La parola all’imputato. Che, dopo mesi di accuse incrociate, promesse di cattura e minacce di morte (abbattimento, nel caso specifico) potrà difendersi ufficialmente davanti a un giudice, con a fianco un legale a supportarlo e dei testimoni in sua difesa. Dovrà dimostrare, semplicemente, di essere ciò a cui è stato destinato dalla natura: un orso. Non uno qualsiasi, ma M4 (o Genè come è stato soprannominato), l’ultimo incubo dei malgari dell’Altopiano di Asiago.
È famoso per aver fatto fuori in qualche mese 28 animali, tra mucche, asini e caprette, prima di lasciare la montagna vicentina e incamminarsi per il Trentino, dove al momento dovrebbe essere in letargo. Per lui il processo mediatico è iniziato in estate, e non ne è uscito bene. Ma, nei dibattiti sui giornali e nelle dichiarazioni dei politici, non è mai stata pronunciata una sentenza. Né a suo favore né contro. Tante ipotesi e ragionamenti, ma mai in un tribunale finora. Invece adesso Genè è stato chiamato a presentarsi a processo.

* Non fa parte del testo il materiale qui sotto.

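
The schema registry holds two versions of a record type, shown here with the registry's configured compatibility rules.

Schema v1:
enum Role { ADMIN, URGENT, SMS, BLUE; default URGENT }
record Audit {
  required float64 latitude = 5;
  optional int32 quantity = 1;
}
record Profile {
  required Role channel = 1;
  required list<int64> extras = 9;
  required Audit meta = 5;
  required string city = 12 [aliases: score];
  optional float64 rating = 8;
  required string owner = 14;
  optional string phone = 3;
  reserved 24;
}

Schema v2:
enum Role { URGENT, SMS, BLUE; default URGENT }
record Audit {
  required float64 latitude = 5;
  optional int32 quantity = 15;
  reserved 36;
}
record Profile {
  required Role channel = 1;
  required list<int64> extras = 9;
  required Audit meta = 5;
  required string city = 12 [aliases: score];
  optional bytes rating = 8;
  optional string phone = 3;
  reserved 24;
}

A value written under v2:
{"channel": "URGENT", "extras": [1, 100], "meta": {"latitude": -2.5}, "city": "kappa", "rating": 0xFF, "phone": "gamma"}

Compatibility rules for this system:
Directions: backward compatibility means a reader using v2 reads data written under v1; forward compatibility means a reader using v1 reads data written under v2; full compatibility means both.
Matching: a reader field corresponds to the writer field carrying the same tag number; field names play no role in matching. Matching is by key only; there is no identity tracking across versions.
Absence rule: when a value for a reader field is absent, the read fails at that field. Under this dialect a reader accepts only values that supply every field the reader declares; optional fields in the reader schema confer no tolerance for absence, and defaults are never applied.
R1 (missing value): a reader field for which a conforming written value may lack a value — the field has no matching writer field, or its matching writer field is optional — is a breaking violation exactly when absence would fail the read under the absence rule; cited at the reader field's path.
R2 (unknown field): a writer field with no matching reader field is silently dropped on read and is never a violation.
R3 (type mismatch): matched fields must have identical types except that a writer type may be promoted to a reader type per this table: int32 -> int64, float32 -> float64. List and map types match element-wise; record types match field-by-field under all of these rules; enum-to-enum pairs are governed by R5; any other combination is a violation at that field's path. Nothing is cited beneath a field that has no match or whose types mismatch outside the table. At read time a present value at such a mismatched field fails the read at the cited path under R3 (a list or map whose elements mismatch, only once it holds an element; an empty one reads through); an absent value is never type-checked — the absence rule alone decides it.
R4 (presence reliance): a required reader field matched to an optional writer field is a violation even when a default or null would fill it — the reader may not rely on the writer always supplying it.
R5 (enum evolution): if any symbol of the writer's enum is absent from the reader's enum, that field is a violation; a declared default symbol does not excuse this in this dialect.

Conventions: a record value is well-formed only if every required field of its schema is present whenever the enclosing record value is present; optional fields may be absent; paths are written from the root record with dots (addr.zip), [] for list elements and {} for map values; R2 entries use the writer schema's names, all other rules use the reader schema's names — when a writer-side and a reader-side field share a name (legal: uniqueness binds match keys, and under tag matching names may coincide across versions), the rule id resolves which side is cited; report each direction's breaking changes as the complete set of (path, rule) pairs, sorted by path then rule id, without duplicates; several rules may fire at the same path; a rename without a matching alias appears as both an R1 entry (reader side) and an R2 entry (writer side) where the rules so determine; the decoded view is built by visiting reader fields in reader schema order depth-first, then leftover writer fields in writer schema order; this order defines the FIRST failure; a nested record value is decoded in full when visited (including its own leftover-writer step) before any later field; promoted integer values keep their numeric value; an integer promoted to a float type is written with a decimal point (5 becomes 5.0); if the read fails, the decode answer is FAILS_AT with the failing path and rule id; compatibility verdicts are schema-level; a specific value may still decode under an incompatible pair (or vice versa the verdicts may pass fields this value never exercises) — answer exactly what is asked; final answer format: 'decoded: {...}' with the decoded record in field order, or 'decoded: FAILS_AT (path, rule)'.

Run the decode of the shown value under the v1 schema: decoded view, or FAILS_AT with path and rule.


in Profile below, arrows point writer -> reader
decode (reader v1):
  channel := "URGENT"
  extras := [1, 100]
  meta.latitude := -2.5
  read fails at meta.quantity under R1 (no fill)
  => FAILS_AT (meta.quantity, R1)
the rest of the Profile diff is inert for this question:
  removed field owner from record Profile -> a verdict-level change on Profile — the shown value reads the same
  enum Role (field channel in record Profile): symbol ADMIN removed -> a verdict-level change on Profile — the shown value reads the same
  field rating in record Profile: type float64 changed to bytes -> a verdict-level change on Profile — the shown value reads the same

decoded: FAILS_AT (meta.quantity, R1)


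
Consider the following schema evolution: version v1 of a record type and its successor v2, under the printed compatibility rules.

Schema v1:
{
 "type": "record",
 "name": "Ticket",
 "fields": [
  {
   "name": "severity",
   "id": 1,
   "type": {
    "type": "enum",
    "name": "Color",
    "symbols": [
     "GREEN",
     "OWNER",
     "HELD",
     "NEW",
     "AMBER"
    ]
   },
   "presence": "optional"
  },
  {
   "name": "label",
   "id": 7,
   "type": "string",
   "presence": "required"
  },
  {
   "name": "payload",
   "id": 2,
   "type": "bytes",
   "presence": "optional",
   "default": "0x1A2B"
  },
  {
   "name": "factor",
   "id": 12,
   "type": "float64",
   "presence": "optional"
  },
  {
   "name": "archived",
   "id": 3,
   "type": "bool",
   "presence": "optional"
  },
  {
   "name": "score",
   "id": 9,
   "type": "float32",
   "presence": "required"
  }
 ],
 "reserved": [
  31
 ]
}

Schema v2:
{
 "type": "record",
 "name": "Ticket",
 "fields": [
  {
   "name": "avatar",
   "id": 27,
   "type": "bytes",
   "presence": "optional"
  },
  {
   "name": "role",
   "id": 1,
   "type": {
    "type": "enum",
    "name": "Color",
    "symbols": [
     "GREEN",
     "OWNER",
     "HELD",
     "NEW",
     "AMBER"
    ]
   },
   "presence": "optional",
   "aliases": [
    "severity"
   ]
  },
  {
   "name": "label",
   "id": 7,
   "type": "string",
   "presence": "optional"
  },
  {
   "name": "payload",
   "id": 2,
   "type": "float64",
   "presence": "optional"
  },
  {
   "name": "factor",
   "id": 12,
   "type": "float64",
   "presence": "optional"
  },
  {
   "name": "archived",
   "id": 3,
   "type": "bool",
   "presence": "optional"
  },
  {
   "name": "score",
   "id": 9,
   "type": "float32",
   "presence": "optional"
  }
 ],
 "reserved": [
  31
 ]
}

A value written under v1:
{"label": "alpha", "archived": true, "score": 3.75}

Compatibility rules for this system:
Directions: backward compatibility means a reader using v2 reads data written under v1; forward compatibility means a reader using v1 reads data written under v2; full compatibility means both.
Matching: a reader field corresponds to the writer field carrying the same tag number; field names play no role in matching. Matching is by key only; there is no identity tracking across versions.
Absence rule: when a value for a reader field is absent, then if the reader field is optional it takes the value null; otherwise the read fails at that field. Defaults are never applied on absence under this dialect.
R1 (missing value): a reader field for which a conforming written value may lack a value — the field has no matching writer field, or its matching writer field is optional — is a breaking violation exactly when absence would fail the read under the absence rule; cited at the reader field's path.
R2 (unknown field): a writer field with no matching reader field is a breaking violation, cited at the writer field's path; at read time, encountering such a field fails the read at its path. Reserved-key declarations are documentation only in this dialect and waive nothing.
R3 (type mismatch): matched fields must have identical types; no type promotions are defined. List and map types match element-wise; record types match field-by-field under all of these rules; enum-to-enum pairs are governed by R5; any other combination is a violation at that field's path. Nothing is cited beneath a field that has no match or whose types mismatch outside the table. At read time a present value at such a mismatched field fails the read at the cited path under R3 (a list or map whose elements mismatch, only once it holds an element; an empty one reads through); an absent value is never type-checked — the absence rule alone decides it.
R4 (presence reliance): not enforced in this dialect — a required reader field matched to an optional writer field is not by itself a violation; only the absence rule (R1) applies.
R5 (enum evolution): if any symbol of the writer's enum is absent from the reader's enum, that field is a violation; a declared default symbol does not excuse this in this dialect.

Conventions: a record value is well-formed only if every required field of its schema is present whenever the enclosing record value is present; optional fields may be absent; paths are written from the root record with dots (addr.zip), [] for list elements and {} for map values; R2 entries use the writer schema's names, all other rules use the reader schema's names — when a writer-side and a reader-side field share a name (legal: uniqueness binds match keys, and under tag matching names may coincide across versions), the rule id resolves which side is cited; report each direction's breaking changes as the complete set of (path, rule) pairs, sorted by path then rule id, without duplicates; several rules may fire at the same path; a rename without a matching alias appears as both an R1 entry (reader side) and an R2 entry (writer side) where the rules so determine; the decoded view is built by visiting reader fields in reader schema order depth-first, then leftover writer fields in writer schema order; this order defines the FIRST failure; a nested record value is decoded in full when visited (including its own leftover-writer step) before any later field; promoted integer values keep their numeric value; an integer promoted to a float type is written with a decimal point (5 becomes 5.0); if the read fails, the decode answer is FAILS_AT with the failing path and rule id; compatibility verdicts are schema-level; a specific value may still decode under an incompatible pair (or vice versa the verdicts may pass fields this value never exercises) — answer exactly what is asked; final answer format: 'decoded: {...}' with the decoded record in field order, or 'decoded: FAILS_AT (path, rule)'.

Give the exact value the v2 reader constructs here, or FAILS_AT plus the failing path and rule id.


arrows below run writer -> reader for Ticket
migrating the Ticket value to v2:
  avatar := null (not supplied -> null)
  role := null (not supplied -> null)
  label := "alpha"
  payload := null (not supplied -> null)
  factor := null (not supplied -> null)
  archived := true
  score := 3.75
  => decoded: {"avatar": null, "role": null, "label": "alpha", "payload": null, "factor": null, "archived": true, "score": 3.75}
diffs on Ticket not affecting the asked answer:
  field score in record Ticket: required changed to optional -> schema-level compatibility only; this Ticket value's decode is unchanged
  field label in record Ticket: required changed to optional -> schema-level compatibility only; this Ticket value's decode is unchanged
  field payload in record Ticket: type bytes changed to float64 (its default is dropped) -> schema-level compatibility only; this Ticket value's decode is unchanged

decoded: {"avatar": null, "role": null, "label": "alpha", "payload": null, "factor": null, "archived": true, "score": 3.75}


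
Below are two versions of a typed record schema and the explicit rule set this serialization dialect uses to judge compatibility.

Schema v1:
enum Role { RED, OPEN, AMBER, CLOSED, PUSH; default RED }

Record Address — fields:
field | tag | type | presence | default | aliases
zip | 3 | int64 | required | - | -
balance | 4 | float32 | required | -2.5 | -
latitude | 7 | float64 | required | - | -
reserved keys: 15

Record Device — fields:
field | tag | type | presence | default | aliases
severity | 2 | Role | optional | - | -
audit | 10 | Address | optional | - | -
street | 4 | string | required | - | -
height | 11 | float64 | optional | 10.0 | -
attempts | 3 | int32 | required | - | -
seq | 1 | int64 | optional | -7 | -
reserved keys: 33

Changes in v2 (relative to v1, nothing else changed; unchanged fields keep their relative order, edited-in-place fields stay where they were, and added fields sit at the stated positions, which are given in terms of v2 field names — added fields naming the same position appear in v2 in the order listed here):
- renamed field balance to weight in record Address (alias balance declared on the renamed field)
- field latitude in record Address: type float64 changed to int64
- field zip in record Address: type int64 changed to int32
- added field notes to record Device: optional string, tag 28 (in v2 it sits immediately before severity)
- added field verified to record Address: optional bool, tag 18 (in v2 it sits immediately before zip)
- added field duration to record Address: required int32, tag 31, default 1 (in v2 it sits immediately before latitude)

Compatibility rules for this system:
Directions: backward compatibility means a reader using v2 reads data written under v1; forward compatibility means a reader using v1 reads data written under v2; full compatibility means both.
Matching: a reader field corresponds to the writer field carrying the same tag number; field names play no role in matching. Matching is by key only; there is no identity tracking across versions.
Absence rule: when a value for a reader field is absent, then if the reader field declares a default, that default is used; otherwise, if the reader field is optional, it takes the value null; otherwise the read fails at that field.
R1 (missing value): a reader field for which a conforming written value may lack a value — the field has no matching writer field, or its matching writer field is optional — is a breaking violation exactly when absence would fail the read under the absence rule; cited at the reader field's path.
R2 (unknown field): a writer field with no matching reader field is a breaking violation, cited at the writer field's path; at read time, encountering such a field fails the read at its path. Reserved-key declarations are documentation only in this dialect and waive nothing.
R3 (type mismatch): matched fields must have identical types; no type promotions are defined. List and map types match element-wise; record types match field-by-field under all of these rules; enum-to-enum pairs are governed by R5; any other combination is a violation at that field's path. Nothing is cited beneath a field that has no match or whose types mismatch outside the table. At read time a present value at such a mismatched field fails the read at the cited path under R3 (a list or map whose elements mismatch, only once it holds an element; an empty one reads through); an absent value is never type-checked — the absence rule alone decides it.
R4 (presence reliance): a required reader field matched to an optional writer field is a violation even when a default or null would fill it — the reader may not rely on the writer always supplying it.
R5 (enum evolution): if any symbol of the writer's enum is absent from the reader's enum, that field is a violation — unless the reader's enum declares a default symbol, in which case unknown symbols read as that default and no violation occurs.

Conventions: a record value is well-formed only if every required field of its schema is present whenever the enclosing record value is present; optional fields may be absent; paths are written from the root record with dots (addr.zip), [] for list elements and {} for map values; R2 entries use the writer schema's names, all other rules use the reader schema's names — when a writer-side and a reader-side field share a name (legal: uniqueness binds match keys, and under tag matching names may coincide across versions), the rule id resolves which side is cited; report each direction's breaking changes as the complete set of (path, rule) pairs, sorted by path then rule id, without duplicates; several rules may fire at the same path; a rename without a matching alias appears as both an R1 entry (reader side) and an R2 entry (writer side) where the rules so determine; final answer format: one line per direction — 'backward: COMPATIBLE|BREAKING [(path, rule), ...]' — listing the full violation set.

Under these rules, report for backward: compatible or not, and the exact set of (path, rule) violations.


backward: BREAKING [(audit.latitude, R3), (audit.zip, R3)]

the writer's type comes first in each Device pair
checking backward for Device: reader v2 against writer v1:
  notes: no writer match
  severity: paired with writer severity (Role -> Role; writer optional)
  audit: paired with writer audit (Address -> Address; writer optional)
  street: paired with writer street (string -> string; writer required)
  height: paired with writer height (float64 -> float64; writer optional)
  attempts: paired with writer attempts (int32 -> int32; writer required)
  seq: paired with writer seq (int64 -> int64; writer optional)
  audit.verified: no writer match
  audit.zip: paired with writer audit.zip (int64 -> int32; writer required)
  audit.weight: paired with writer audit.balance (float32 -> float32; writer required)
  audit.duration: no writer match
  audit.latitude: paired with writer audit.latitude (float64 -> int64; writer required)
  rule R3 violated at audit.latitude
  rule R3 violated at audit.zip
  => backward verdict for Device: BREAKING, 2 violation(s)
remaining Device differences; none change what is asked:
  renamed field balance to weight in record Address (alias balance declared on the renamed field) -> inert for the asked Device verdict: nothing fires
  added field notes to record Device: optional string, tag 28 (in v2 it sits immediately before severity) -> matters only for Device's forward compatibility — outside the asked direction
  added field duration to record Address: required int32, tag 31, default 1 (in v2 it sits immediately before latitude) -> matters only for Device's forward compatibility — outside the asked direction
  added field verified to record Address: optional bool, tag 18 (in v2 it sits immediately before zip) -> matters only for Device's forward compatibility — outside the asked direction


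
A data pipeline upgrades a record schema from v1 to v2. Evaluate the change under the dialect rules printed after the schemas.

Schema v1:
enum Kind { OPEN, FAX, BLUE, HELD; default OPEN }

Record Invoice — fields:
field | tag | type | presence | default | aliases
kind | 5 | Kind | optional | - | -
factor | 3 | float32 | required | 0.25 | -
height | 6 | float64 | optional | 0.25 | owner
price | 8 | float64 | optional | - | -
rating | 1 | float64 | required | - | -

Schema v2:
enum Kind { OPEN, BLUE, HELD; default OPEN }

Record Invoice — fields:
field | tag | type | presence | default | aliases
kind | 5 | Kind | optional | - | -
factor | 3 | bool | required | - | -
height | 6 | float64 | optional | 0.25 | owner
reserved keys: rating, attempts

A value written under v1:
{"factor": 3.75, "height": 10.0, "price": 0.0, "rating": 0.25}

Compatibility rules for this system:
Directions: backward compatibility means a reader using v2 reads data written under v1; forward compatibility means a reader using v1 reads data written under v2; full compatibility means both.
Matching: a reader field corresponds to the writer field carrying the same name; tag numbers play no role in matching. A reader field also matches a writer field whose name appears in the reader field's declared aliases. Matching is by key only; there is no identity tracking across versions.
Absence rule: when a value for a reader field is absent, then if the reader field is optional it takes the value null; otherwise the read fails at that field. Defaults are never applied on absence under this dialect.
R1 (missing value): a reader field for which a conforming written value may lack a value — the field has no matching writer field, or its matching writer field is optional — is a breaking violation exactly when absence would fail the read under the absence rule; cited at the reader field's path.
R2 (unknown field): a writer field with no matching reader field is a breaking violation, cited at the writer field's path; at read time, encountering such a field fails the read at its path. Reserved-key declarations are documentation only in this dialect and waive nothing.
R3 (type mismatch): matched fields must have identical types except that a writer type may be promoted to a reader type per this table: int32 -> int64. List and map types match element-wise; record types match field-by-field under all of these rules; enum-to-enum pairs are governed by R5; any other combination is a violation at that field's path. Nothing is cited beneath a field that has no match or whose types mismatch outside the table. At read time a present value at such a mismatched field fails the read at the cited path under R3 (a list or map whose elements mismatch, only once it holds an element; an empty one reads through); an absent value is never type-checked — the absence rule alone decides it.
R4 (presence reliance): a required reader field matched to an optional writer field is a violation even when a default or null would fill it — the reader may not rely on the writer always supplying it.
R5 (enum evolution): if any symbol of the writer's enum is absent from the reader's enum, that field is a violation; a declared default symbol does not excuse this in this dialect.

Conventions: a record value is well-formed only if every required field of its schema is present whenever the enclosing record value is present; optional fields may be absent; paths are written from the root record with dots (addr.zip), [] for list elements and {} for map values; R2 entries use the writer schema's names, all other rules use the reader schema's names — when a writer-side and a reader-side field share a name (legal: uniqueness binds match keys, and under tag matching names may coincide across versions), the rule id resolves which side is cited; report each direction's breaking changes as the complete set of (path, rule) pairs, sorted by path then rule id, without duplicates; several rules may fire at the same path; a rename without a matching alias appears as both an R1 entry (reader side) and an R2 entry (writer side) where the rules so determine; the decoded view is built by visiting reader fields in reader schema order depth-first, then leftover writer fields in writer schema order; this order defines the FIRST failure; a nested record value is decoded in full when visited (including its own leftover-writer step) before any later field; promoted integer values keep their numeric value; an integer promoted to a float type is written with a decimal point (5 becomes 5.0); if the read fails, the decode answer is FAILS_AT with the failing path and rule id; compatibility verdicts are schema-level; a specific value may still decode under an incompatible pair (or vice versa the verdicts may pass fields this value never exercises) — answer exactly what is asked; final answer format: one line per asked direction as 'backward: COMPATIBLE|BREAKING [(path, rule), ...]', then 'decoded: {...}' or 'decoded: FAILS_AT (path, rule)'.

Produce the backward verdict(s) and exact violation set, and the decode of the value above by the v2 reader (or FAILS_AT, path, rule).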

La prima (e definitiva) udienza sarà il 6 dicembre alle 17 nella sala del consiglio di Roana a Canove. Non si tratta di uno scherzo, ma di un processo vero e proprio. Tanto che il giudice chiamato a dare il giudizio finale sarà l’ex procuratore di Vicenza, Ivano Nelson Salvarani. «Ha già chiesto gli incartamenti, con i dati dei danni e degli animali sbranati – spiega Giliano Carli, presidente dell’associazione culturale Conteiner, che ha organizzato il processo-spettacolo Tribunale Scalzo – l’esito non sarà scontato».
In difesa dell’orso ci sarà l’avvocato padovano Marco Paggi, per l’accusa invece si presenterà in veste di pubblico ministero l’avvocato Marco Antonio Dal Ben. Ci saranno per entrambe le parti dei testimoni: pro alcuni specialisti del settore, contro i malgari che hanno subito danni e hanno trascorso l’estate a proteggere le loro bestie dalla grande fame di Genè.
Ma il protagonista sarà lui, perché il processo non sarà di certo in contumacia. Non potendo rintracciarlo, gli organizzatori hanno pensato di farlo interpretare al guardiacaccia scrittore Giancarlo Ferron. Il giudice, inoltre, si avvarrà di un consulente tecnico sopra le parti, ovvero Daniele Zovi, comandante regionale del Corpo Forestale dello Stato. «Il processo è serio, tanto che non sappiamo quale sarà l’esito – sottolinea l’esperto – io racconterò la storia dell’orso, come si è comportato e quali azioni sono state fatte per controllare le sue malefatte. Sarà un modo per riflettere sulla questione a bocce ferme, per far parlare i malghesi e per riflettere sul ritorno dei grandi carnivori».
È proprio questo l’intento degli organizzatori dello speciale processo ad un orso: «Riflettere sulla contrapposizione tra civiltà e natura, tra ragione ed istinto – afferma Carli – tra coloro che sostengono che l’orso vada abbattuto, o quanto meno catturato, e coloro che difendono i diritti dell’animale. E, pensando al Medioevo, quando i processi agli animali venivano presi seriamente, abbiamo deciso di farne uno. La sentenza non la conosciamo, ma di sicuro Genè non sarà messo al rogo».